The destruction of the Byzantines’ eastern army, and the petty feuding of its upper class, was catastrophic for the Empire. The nobles and generals of Byzantium were so greedy for power that they undermined their own defense, and in so doing sacrificed all of Anatolia to invasion. Alp Arslan’s Turks spilled over the former Byzantine heartland, and from Manzikert onwards, the lands that had once been the cornerstone of the empire would have a new name gained from their new inhabitants – Turkey.
Alp Arslan was assassinated by his son in 1072 (this is really NOT the age of familial loyalty) but Malik Shah continued his father’s work, destroying every Anatolian city and turning the broad plains of Asia Minor into a great grassland for Turkish horses. Hundreds of thousands of Byzantine citizens were killed or sold into slavery, and Anatolia was for generations after a wasteland. No tax receipts, grain shipments, or sturdy peasant recruits would ever flow to Byzantium from Anatolia again. The region was never the same.
Politically, the Byzantine Empire was never the same. It had yet another golden age ahead of it: by the 1080s, the Emperor Alexios I Komnenos had somehow revived the Empire and stopped the bleeding, founding the great Komnenian dynasty in the process. Nevertheless, it was their last hurrah. The Byzantine army became nearly dependent on foreign troops to maintain their primacy, and the loss of Anatolia was a mortal wound, though it would not kill its victim for another 400 years.

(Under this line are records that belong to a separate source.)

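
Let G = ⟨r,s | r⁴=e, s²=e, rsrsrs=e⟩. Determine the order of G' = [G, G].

G' = [G, G] is generated by all commutators. The generator-pair commutators are: [r, s] = r²sr.
The subgroup they normally generate is {e, r², rs, sr³, r²sr, r³s, r²sr³, sr, rsr², sr²s, r²sr²s, r³sr²}, of order 12.
Check: |G/G'| = 24/12 = 2 is the order of the abelianisation.

Answer: 12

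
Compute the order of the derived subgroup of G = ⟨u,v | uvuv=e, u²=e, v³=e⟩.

G' = [G, G] is generated by all commutators. The generator-pair commutators are: [u, v] = v.
The subgroup they normally generate is {e, v, v²}, of order 3.
Check: |G/G'| = 6/3 = 2 is the order of the abelianisation.

Answer: 3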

By then the Ottoman Empire – heirs to the Seljuk Sultans, descendants of the original Turks that had come roaring west with Alp Arslan – would finish in 1453 what had begun at Manzikert in 1071.
In the short term, though, the weakened Byzantine Empire needed help. The catastrophe at Manzikert and the collapse of the eastern borders was still an emergency years later, when Alexios I penned a note to the Popes of Rome calling for help from Western Europe to stop the Muslim invaders. What he got was not what he asked for. What Alexios got was the First Crusade.